Early recollections of Easter dinners bring back memories of coloring Easter eggs and making kolaches. We looked forward to sweet treats because those were given up for Lent. Usually we had a few apples that were wrapped in newspapers to help keep them from shriveling. These made up into delicious apple-filled kolaches.
This is a yeast bread that is filled with any number of fruit and other fillings. There are many variations but a couple of my favorites are the apple-filled kolaches and poppy seed kolaches, shown here.
Growing up, our Easters were very much centered around church and church activities. Giving up meat on Fridays and fasting were part of the pre-Easter ritual. We were ready for the fulfillment of the Easter season through Christ’s resurrection on Easter Sunday morning.
After the Good Friday services and Holy Saturday fasting until noon, it was time to think about food for Easter Sunday dinner with family. No matter what the main dish for Easter, it was always baking day on Saturday. We knew there would be wonderful smells and tastes all day.
In addition to making Easter braided bread, which many Eastern countries claim as their own, although also a favorite of Italian and Greek celebrations, there was always enough dough for kolaches. Having these sweet rolls is a tradition in many Czech holiday meals, as it was in ours.
The kolaches that I’m most familiar with are placed on a pie plate, pressed down to keep a higher ridge around the outside, then filled and baked. Many families make small sized ones but ours filled a pie pan. After they were baked they were cut into six pieces like a pie and eaten with a fork, or by hand.
Here is a recipe for Kolache adapted from my cookbook: From the Apple Orchard: Recipes for Apple Lovers. I’ve included it in the book as a tribute to my Czech heritage:
Dough for bottom crust:
2 pkg. dry yeast
1 tablespoon sugar
1/4 cup warm water
1 cup milk
1/2 cup butter
1/4 cup sugar
2 teaspoons salt
2 eggs, well beaten
4 1/2 —5 cups flour
Dissolve yeast and 1 tablespoon sugar in warm water. Heat milk and butter together slowly in small pan until butter is melted. Pour into large mixing bowl and cool slightly. Add 1/4 cup sugar, salt, and eggs with about 2 cups flour. Mix well. Add dissolved yeast mixture to flour mixture in mixing bowl. Stir until smooth. Then add enough remaining flour to make a soft dough.
Turn out on board and knead until smooth and satiny. Place in greased bowl. Turn dough to coat top, cover, and let rise until double in bulk. Punch down.
Grease bottom and sides of 4 pie pans. Divide dough in fourths. Roll out each ball the size of bottom of pie pan and place in pan. Let rise 20-30 minutes. Press dough down slightly to keep a higher ridge around the outside.

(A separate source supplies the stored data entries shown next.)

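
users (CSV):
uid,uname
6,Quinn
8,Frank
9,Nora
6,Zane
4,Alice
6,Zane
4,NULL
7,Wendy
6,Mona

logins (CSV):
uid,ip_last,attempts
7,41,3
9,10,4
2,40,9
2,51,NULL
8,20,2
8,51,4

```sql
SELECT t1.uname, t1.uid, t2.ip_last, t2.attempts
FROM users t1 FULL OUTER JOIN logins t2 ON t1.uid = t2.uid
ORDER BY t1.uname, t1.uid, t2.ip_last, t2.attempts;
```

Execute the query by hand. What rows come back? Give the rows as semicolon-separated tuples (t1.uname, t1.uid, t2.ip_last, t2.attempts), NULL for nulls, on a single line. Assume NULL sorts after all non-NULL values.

(Alice, 4, NULL, NULL); (Frank, 8, 20, 2); (Frank, 8, 51, 4); (Mona, 6, NULL, NULL); (Nora, 9, 10, 4); (Quinn, 6, NULL, NULL); (Wendy, 7, 41, 3); (Zane, 6, NULL, NULL); (Zane, 6, NULL, NULL); (NULL, 4, NULL, NULL); (NULL, NULL, 40, 9); (NULL, NULL, 51, NULL)

FULL OUTER JOIN keeps every row from both sides; unmatched rows get NULL for the other side's columns.
Matching on t1.uid = t2.uid.
Matched pairs: 4; unmatched t1 rows kept: 6; unmatched t2 rows kept: 2.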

Fill center with apple filling, or other filling and bake immediately in 375 degree oven for 12-15 minutes. After baking, brush crust with melted butter and drizzle a teaspoon of melted butter over each kolache. Cut into 6 pie shaped servings.
3 medium apples, peeled and sliced
1/3 cup sugar
1/2 teaspoon cinnamon
1/2 cup graham cracker crumbs
1 tablespoons butter
Lightly toss apples with sugar and cinnamon. Arrange apples on top of dough in each pan. Cover to the edge with apples, leaving a narrow ridge of dough around. Sprinkle 1/2 of the graham cracker crumbs on top. Dribble 1 tablespoon of melted butter over top of each kolache. Makes enough for 2 kolaches.
A quick variation of apple filling is to use hand made or commercial apple butter or apple sauce. Sprinkle with crumbs and bake.
1 cup ground poppy seed
1 1/2 cups milk
3/4 – 1 cup sugar
2 tablespoons flour
1 teaspoon vanilla
Dash of cinnamon
Mix together sugar and flour. Heat milk and just before it begins to boil, add poppy seed, sugar and flour and stir vigorously. Cook over medium heat, stirring constantly until mixture thickens. Add vanilla and cinnamon. Cool. Set aside until pastry is ready to be filled. If filling is too thick, add little more milk. Makes enough for two pie pans. Sprinkle with graham cracker crumbs. Drizzle butter over top of kolache.
Note: the poppy seed needs to be ground. There is a big difference between whole and ground poppy seed. Whole poppy seed can be found in bulk in many stores and needs to be kept in the refrigerator as the seeds are high in fat and can go rancid. Seeds can be ground with a mortar and pestle, coffee grinder, or high-speed food chopper.
Easter meals are a celebration of tradition and early memories. Kolaches were always a welcome part of our Easter dinners. What comes to mind when you think of Easter meals at your house with family and friends?